We tried comics during the summer of 2007 as a new store experiment. We learned early that it is a brutal, monopolistic, insider business that is not friendly to dabblers. You either know exactly what you're doing or you're dead in the water. We backed away from our promise of comics almost as soon as we announced our intent. It was that obvious. What has worked, to our surprise, was a focus on a set number of top trade paperbacks, about 125 books. Trade paperbacks are comic book compilations. If you're a comics customer, you won't be satisfied with this, because you'll never see anything new. For less serious customers, we steadily sell these "best of" comics products with regular re-stocks.
Unfortunately, we're stuck getting beyond this point because of our lack of comics expertise. Also, the margins in comics are actually punitive if you don't ramp up quickly, and we didn't. They give you a great promotional margin to begin and if you don't start placing serious orders the discount shrinks. A good number of comics have margins as low as 30% when you count shipping; totally unacceptable if it wasn't for the others with a 55% margin that make up for them. Comics are in a holding pattern of sorts, too good to drop, not good enough to expand. That's an uncomfortable place to be, honestly, when you're trying to be the best at something, and that's the problem in a nutshell with diversification.
Toys are a mixed bag. About 80% of the Melissa & Doug stuff works well for us, while we're trying hard to swap out the other 20%. Thomas has been a disaster, with many toy recalls and a poor toy season over the holidays. Our toy department is funny. It has worked like a store within a store. Unfortunately, it works like a first year store and not a fourth year store, like the game departments. It's a quarter of the store with 10% of sales. This means we'll have to put in our dues until we build up a toy clientèle. We're willing to do that, but with a lot of toy debt, we're quickly liquidating a lot of it, preferably to other retail stores, but right now focused on eBay. We're reducing store inventory by about 10%. Some of that will be games, in the usual ebb and flow of sales, but we're actively trying to blow out toys for the most part.

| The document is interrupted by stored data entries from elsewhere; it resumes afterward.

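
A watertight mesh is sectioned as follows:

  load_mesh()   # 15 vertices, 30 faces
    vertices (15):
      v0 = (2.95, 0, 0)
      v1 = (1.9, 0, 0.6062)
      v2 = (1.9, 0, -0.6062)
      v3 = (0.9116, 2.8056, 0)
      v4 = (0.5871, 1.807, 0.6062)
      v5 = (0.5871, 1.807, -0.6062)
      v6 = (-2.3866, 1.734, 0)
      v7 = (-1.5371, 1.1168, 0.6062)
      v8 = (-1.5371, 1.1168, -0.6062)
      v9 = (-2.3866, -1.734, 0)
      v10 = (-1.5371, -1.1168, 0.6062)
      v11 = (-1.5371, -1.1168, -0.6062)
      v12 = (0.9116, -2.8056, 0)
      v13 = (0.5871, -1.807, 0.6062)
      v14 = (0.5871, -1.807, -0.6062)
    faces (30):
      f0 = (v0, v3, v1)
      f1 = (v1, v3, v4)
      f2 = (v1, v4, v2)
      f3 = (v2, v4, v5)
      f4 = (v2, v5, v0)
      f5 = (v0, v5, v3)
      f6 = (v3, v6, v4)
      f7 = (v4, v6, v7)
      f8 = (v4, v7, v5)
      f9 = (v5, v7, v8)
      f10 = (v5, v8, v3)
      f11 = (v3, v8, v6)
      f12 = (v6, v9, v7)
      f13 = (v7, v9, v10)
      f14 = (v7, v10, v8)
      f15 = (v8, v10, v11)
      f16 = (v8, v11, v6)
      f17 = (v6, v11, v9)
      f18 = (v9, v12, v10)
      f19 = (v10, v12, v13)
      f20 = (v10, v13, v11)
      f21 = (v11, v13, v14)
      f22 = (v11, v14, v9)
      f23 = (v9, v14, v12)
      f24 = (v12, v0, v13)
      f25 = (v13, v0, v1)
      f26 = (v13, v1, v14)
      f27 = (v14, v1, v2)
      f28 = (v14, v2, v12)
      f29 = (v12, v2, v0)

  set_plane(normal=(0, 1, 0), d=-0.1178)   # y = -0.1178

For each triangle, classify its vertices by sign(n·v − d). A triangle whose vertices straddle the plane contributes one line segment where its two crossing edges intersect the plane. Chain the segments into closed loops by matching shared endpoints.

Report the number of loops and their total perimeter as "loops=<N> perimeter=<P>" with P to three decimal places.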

I just hit a certain point where I decided we weren't going further into debt, and that meant selling off inventory assets. It was initially a scary and painful decision. It felt like death, like the infamous inventory death spiral where you sell off too much and can't bring up your sales to cover expenses, so you sell off more to pay your bills, the cycle continuing until you're standing in an empty store with no money. However, with lots of control and a plan, it has turned out to be a very useful tool, one which I'll likely employ on a seasonal basis. It has worked out because after a lot of thought I realized we had just too much inventory. How did this happen? Game space is new to us, and we were unclear on how exactly it supercharged sales, but it did. So our existing inventory is performing much better than ever before and a lot of the additional inventory, especially the diversification, just wasn't necessary.
If you're a regular customer, what you'll notice is a lot of the depth of product has disappeared. There's not a lot of extra copies of things, which is actually normal for the season. Normally I would allow the overstock to sell itself down slowly over the next six months or so. In this case we've liquidated it at conventions and our auction. Games Workshop is the exception. It's a game we're actively building up because of it's tremendous growth and popularity. The brunt of our inventory reduction is toys, especially Thomas. By the dust gathering in the toy department, my guess is that most customers won't notice the reduction. One of the big problems with toys is that we're often required to buy in depth, so if I liquidate five boxes of a Thomas item and leave number six on the shelf, have I really changed much in the shopping experience?
Other embarrassing topics I could write posts about:
- What Isn't Nailed Down. How running a 1,000 square foot store left me completely unprepared to handle security and loss control in a 3,300 square foot store.
- Cash Flow. The numbers are huge compared to the last store. It can be baffling how I can have $30,000 sitting in the bank account but not have enough to pay the bills. Stores that don't give me favorable terms aren't even getting my business anymore. Cash flow is king, as my business partner once told me.
- Impersonal. How I need to find a way to connect with my customers again. People walking into a 3,300 square foot store don't feel the need to acknowledge your existence, let alone have a conversation with you. It's a mini Target rather than a mom & pop. It has an effect on things like security and hand selling. If you can't hand sell some games, they almost never get bought, despite being great games. That requires re-thinking how you sell things.